Strong chemical and resin exports offset domestic decline: CCPA
Strong export sales are offsetting a diminished domestic demand for basic chemicals and resins, according to the Ca...
Strong export sales are offsetting a diminished domestic demand for basic chemicals and resins, according to the Canadian Chemical Producers’ Association (CCPA) 2007 year-end business survey.
Respondents reported a 50 per cent decline in sales to Canadian clientele, but export sales were up by 13 per cent in 2007 to $20 billion.

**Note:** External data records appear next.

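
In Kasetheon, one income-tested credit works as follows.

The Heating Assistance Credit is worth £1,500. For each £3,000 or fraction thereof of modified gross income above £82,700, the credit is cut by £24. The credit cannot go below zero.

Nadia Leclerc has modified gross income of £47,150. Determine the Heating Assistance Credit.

£1,500

Heating Assistance Credit: £47,150 is at or below the £82,700 threshold, so the full £1,500 applies.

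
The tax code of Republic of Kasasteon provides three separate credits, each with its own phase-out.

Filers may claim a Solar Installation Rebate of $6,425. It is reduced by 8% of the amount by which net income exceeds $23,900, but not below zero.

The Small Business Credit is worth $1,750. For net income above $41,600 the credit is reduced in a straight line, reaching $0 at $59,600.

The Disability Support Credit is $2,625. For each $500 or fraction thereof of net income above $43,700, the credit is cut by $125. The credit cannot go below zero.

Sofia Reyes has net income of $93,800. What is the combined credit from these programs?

Solar Installation Rebate: 8% of the $69,900 excess over $23,900 is $5,592; credit = $6,425 − $5,592 = $833.
Small Business Credit: $93,800 is at or above $59,600, so the credit is $0.
Disability Support Credit: income exceeds $43,700 by $50,100 → 101 increments × $125 = $12,625 ≥ base, so the credit is $0.
Total: $833 + $0 + $0 = $833.

$833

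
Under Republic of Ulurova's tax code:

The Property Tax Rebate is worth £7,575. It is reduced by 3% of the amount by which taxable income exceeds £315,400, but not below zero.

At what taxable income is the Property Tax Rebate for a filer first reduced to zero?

£567,900

The credit falls by 3% of each pound above £315,400, so it reaches zero when the excess is £7,575 / 3% = £252,500: income = £315,400 + £252,500 = £567,900.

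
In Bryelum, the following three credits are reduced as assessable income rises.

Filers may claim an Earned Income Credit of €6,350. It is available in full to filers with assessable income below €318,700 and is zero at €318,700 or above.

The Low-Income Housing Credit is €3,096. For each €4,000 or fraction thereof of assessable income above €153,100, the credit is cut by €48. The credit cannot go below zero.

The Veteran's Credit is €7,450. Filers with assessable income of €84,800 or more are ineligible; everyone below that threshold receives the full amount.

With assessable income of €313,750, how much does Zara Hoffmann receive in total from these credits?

Earned Income Credit: €313,750 is below the €318,700 cutoff, so the full €6,350 applies.
Low-Income Housing Credit: income exceeds €153,100 by €160,650, which is 41 full-or-partial €4,000 increments; reduction = 41 × €48 = €1,968, leaving €1,128.
Veteran's Credit: €313,750 meets or exceeds the €84,800 cutoff, so the credit is €0.
Total: €6,350 + €1,128 + €0 = €7,478.

€7,478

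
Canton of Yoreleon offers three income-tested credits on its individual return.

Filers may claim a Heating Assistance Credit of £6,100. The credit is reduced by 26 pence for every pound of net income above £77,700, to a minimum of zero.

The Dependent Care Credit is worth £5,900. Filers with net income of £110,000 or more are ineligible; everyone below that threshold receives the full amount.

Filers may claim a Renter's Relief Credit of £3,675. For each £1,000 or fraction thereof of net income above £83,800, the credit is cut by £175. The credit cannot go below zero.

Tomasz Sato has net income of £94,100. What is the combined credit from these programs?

Heating Assistance Credit: 26% of the £16,400 excess over £77,700 is £4,264; credit = £6,100 − £4,264 = £1,836.
Dependent Care Credit: £94,100 is below the £110,000 cutoff, so the full £5,900 applies.
Renter's Relief Credit: income exceeds £83,800 by £10,300, which is 11 full-or-partial £1,000 increments; reduction = 11 × £175 = £1,925, leaving £1,750.
Total: £1,836 + £5,900 + £1,750 = £9,486.

£9,486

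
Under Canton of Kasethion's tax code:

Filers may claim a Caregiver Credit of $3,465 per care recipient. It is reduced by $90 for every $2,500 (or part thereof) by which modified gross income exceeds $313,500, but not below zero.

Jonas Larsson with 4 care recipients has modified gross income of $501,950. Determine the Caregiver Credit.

Caregiver Credit: base = 4 × $3,465 = $13,860. income exceeds $313,500 by $188,450, which is 76 full-or-partial $2,500 increments; reduction = 76 × $90 = $6,840, leaving $7,020.

$7,020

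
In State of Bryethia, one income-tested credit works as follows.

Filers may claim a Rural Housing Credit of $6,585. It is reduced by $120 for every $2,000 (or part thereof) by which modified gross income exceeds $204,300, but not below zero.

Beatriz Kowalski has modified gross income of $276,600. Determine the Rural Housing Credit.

Rural Housing Credit: income exceeds $204,300 by $72,300, which is 37 full-or-partial $2,000 increments; reduction = 37 × $120 = $4,440, leaving $2,145.

$2,145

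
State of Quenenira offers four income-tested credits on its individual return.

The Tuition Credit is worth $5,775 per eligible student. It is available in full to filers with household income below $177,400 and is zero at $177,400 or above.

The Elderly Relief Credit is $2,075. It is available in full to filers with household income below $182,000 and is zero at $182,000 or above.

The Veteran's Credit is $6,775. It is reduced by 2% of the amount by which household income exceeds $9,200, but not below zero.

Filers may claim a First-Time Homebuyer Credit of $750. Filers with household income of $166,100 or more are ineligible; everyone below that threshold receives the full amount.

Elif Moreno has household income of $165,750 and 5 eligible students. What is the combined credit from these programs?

$35,344

Tuition Credit: base = 5 × $5,775 = $28,875. $165,750 is below the $177,400 cutoff, so the full $28,875 applies.
Elderly Relief Credit: $165,750 is below the $182,000 cutoff, so the full $2,075 applies.
Veteran's Credit: 2% of the $156,550 excess over $9,200 is $3,131; credit = $6,775 − $3,131 = $3,644.
First-Time Homebuyer Credit: $165,750 is below the $166,100 cutoff, so the full $750 applies.
Total: $28,875 + $2,075 + $3,644 + $750 = $35,344.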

Export sales now represent over 80 per cent of total industry sales, according to the report.
The survey also found that sales to U.S. markets were down by three per cent, and exports to offshore markets were up by 66 per cent for the year.

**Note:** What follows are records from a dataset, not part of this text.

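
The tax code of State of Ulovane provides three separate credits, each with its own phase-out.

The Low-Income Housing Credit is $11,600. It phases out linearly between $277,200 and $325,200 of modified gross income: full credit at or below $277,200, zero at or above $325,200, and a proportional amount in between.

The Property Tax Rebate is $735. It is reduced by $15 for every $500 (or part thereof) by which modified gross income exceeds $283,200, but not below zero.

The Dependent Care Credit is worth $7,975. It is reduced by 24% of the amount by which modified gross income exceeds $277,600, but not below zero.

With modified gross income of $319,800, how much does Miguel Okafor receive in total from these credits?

$1,305

Low-Income Housing Credit: $319,800 is $42,600 into a $48,000 phase-out range, leaving 5,400/48,000 of the credit: $11,600 × 5,400/48,000 = $1,305.
Property Tax Rebate: income exceeds $283,200 by $36,600 → 74 increments × $15 = $1,110 ≥ base, so the credit is $0.
Dependent Care Credit: 24% of the $42,200 excess over $277,600 is $10,128 ≥ base, so the credit is $0.
Total: $1,305 + $0 + $0 = $1,305.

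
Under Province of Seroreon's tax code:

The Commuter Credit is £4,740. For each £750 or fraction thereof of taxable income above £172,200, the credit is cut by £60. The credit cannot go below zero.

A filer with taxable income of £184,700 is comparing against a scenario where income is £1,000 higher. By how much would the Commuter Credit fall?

At £184,700 — income exceeds £172,200 by £12,500, which is 17 full-or-partial £750 increments; reduction = 17 × £60 = £1,020, leaving £3,720.
At £185,700 — income exceeds £172,200 by £13,500, which is 18 full-or-partial £750 increments; reduction = 18 × £60 = £1,080, leaving £3,660.
Lost: £3,720 − £3,660 = £60.

£60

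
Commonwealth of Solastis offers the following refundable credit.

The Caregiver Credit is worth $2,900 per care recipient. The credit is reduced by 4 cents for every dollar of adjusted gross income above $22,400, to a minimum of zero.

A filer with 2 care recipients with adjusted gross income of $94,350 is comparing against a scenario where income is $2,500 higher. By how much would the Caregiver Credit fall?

At $94,350 — base = 2 × $2,900 = $5,800. 4% of the $71,950 excess over $22,400 is $2,878; credit = $5,800 − $2,878 = $2,922.
At $96,850 — base = 2 × $2,900 = $5,800. 4% of the $74,450 excess over $22,400 is $2,978; credit = $5,800 − $2,978 = $2,822.
Lost: $2,922 − $2,822 = $100.

$100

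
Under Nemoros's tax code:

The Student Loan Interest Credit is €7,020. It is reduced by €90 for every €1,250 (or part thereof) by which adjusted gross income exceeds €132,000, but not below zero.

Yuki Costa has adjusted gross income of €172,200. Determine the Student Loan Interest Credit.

€4,050

Student Loan Interest Credit: income exceeds €132,000 by €40,200, which is 33 full-or-partial €1,250 increments; reduction = 33 × €90 = €2,970, leaving €4,050.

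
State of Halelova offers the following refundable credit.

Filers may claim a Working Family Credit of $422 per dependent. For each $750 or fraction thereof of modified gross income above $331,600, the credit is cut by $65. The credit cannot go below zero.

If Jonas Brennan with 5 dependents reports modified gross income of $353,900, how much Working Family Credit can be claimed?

Working Family Credit: base = 5 × $422 = $2,110. income exceeds $331,600 by $22,300, which is 30 full-or-partial $750 increments; reduction = 30 × $65 = $1,950, leaving $160.

$160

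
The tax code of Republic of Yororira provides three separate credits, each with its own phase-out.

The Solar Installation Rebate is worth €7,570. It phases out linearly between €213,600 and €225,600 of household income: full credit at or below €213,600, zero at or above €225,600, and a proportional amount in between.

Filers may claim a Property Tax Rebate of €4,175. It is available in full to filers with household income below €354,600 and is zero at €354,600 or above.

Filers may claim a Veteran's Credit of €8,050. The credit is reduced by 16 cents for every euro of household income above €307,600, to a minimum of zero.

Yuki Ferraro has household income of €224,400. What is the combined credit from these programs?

Solar Installation Rebate: €224,400 is €10,800 into a €12,000 phase-out range, leaving 1,200/12,000 of the credit: €7,570 × 1,200/12,000 = €757.
Property Tax Rebate: €224,400 is below the €354,600 cutoff, so the full €4,175 applies.
Veteran's Credit: €224,400 is at or below the €307,600 threshold, so the full €8,050 applies.
Total: €757 + €4,175 + €8,050 = €12,982.

€12,982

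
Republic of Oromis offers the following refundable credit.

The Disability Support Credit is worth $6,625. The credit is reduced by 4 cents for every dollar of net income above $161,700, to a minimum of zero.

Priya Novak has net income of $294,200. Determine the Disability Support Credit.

Disability Support Credit: 4% of the $132,500 excess over $161,700 is $5,300; credit = $6,625 − $5,300 = $1,325.

$1,325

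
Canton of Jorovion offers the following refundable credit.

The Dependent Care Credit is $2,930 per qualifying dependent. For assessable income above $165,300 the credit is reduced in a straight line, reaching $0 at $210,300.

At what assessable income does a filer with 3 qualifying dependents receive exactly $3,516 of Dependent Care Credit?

$192,300

Full credit = 3 × $2,930 = $8,790.
$3,516 is 3,516/8,790 of the full $8,790, so 5,274/8,790 of the $45,000 range has been used: income = $165,300 + $45,000 × 5,274/8,790 = $192,300.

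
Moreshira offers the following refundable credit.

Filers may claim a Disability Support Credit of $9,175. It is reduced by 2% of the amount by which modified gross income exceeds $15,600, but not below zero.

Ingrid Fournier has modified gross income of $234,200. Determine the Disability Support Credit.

$4,803

Disability Support Credit: 2% of the $218,600 excess over $15,600 is $4,372; credit = $9,175 − $4,372 = $4,803.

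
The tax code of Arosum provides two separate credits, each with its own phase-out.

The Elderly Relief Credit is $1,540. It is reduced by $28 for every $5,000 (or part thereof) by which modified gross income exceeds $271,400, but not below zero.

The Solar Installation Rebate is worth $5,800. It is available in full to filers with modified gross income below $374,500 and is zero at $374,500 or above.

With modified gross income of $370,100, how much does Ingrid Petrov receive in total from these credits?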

However, the weaker sales have left profits virtually unaffected: operating profits before interest, taxes and special write-offs were $2 billion in 2007, up 18 per cent from 2006 and close to the peak set in 2005.
“The Canadian manufacturing sector continues to weather a perfect storm — so far,” said CCPA president and CEO Richard Paton. “The high dollar and its rapid appreciation in value, impacted on both Canadian chemical production costs and the costs for key chemical industry customers in Canada.

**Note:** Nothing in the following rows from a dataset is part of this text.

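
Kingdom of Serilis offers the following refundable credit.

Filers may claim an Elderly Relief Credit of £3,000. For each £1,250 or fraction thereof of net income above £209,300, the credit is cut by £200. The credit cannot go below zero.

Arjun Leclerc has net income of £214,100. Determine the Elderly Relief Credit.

Elderly Relief Credit: income exceeds £209,300 by £4,800, which is 4 full-or-partial £1,250 increments; reduction = 4 × £200 = £800, leaving £2,200.

£2,200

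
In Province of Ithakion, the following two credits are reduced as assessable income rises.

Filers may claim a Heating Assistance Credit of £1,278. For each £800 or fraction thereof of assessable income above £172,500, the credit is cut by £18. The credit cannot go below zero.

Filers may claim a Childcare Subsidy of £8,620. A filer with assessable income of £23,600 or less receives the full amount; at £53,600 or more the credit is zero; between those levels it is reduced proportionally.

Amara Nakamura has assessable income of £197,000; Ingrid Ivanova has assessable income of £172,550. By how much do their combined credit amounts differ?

£540

Amara (£197,000): Heating Assistance Credit: income exceeds £172,500 by £24,500, which is 31 full-or-partial £800 increments; reduction = 31 × £18 = £558, leaving £720. Childcare Subsidy: £197,000 is at or above £53,600, so the credit is £0. total £720 + £0 = £720
Ingrid (£172,550): Heating Assistance Credit: income exceeds £172,500 by £50, which is 1 full-or-partial £800 increment; reduction = 1 × £18 = £18, leaving £1,260. Childcare Subsidy: £172,550 is at or above £53,600, so the credit is £0. total £1,260 + £0 = £1,260
Difference: |£720 − £1,260| = £540.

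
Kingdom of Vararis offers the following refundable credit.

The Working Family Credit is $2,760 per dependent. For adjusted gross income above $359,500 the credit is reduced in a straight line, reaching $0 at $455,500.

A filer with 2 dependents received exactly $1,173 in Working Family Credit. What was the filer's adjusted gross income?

Full credit = 2 × $2,760 = $5,520.
$1,173 is 1,173/5,520 of the full $5,520, so 4,347/5,520 of the $96,000 range has been used: income = $359,500 + $96,000 × 4,347/5,520 = $435,100.

$435,100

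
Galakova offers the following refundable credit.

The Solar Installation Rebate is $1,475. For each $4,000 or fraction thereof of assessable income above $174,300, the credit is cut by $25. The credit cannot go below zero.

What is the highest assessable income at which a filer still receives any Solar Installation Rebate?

After 58 increments the reduction is 58 × $25 = $1,450, leaving $25; one more increment wipes it out. Increment 58 ends at excess 58 × $4,000 = $232,000, so the highest qualifying income is $174,300 + $232,000 = $406,300.

$406,300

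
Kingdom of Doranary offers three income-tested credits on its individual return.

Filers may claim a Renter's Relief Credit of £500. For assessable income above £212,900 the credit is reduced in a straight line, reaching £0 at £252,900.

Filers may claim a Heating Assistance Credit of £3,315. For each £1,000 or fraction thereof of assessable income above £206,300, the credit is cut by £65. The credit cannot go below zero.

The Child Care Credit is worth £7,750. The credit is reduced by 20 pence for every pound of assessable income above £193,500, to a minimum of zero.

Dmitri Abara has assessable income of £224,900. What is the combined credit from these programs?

Renter's Relief Credit: £224,900 is £12,000 into a £40,000 phase-out range, leaving 28,000/40,000 of the credit: £500 × 28,000/40,000 = £350.
Heating Assistance Credit: income exceeds £206,300 by £18,600, which is 19 full-or-partial £1,000 increments; reduction = 19 × £65 = £1,235, leaving £2,080.
Child Care Credit: 20% of the £31,400 excess over £193,500 is £6,280; credit = £7,750 − £6,280 = £1,470.
Total: £350 + £2,080 + £1,470 = £3,900.

£3,900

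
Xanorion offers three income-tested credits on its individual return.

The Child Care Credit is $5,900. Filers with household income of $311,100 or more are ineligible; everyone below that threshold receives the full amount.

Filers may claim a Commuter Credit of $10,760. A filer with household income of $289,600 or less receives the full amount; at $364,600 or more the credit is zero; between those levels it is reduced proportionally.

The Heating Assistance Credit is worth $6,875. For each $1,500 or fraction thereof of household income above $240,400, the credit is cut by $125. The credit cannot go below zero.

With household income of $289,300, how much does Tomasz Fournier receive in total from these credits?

Child Care Credit: $289,300 is below the $311,100 cutoff, so the full $5,900 applies.
Commuter Credit: $289,300 is at or below the $289,600 threshold, so the full $10,760 applies.
Heating Assistance Credit: income exceeds $240,400 by $48,900, which is 33 full-or-partial $1,500 increments; reduction = 33 × $125 = $4,125, leaving $2,750.
Total: $5,900 + $10,760 + $2,750 = $19,410.

$19,410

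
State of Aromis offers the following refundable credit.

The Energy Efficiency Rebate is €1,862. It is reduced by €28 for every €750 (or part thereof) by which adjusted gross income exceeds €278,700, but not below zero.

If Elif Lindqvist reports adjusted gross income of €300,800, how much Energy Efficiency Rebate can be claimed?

€1,022

Energy Efficiency Rebate: income exceeds €278,700 by €22,100, which is 30 full-or-partial €750 increments; reduction = 30 × €28 = €840, leaving €1,022.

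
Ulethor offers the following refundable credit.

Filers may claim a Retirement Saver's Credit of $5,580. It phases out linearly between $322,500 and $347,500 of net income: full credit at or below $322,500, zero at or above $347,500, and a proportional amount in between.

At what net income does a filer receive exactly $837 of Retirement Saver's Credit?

$837 is 837/5,580 of the full $5,580, so 4,743/5,580 of the $25,000 range has been used: income = $322,500 + $25,000 × 4,743/5,580 = $343,750.

$343,750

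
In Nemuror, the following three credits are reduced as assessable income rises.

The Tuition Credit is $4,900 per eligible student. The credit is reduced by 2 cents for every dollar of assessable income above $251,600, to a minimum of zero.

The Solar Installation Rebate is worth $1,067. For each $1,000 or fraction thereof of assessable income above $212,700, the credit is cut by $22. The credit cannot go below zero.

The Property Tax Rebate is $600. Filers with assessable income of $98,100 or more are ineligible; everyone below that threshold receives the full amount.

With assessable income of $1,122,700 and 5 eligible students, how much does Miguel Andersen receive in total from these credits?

$7,078

Tuition Credit: base = 5 × $4,900 = $24,500. 2% of the $871,100 excess over $251,600 is $17,422; credit = $24,500 − $17,422 = $7,078.
Solar Installation Rebate: income exceeds $212,700 by $910,000 → 910 increments × $22 = $20,020 ≥ base, so the credit is $0.
Property Tax Rebate: $1,122,700 meets or exceeds the $98,100 cutoff, so the credit is $0.
Total: $7,078 + $0 + $0 = $7,078.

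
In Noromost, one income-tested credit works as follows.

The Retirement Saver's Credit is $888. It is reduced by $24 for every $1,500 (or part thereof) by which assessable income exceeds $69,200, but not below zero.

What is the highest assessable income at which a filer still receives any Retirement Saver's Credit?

After 36 increments the reduction is 36 × $24 = $864, leaving $24; one more increment wipes it out. Increment 36 ends at excess 36 × $1,500 = $54,000, so the highest qualifying income is $69,200 + $54,000 = $123,200.

$123,200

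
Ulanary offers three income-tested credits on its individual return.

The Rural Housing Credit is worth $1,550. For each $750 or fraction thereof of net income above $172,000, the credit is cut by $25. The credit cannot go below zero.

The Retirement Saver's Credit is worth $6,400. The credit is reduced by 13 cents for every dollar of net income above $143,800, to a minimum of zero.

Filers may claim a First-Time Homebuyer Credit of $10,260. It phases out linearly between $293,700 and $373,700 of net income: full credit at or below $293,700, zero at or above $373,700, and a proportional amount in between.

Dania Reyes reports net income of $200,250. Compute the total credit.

$10,860

Rural Housing Credit: income exceeds $172,000 by $28,250, which is 38 full-or-partial $750 increments; reduction = 38 × $25 = $950, leaving $600.
Retirement Saver's Credit: 13% of the $56,450 excess over $143,800 is $7,338.50 ≥ base, so the credit is $0.
First-Time Homebuyer Credit: $200,250 is at or below the $293,700 threshold, so the full $10,260 applies.
Total: $600 + $0 + $10,260 = $10,860.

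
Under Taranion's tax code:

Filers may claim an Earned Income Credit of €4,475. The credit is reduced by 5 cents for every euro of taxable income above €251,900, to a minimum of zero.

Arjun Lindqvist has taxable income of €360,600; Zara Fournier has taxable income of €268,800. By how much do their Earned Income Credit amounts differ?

€3,630

Arjun (€360,600): Earned Income Credit: 5% of the €108,700 excess over €251,900 is €5,435 ≥ base, so the credit is €0.
Zara (€268,800): Earned Income Credit: 5% of the €16,900 excess over €251,900 is €845; credit = €4,475 − €845 = €3,630.
Difference: |€0 − €3,630| = €3,630.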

“High energy costs — including electricity in Ontario and high oil prices — have also had a negative impact on Canadian manufacturing, particularly to the segment of the chemical industry that upgrades fossil fuels into value added products,” he continued.
According to Paton, harmonization of energy, environmental and tax policies between the different levels of government would enhance Canadian competitiveness and attract new investments to Canada.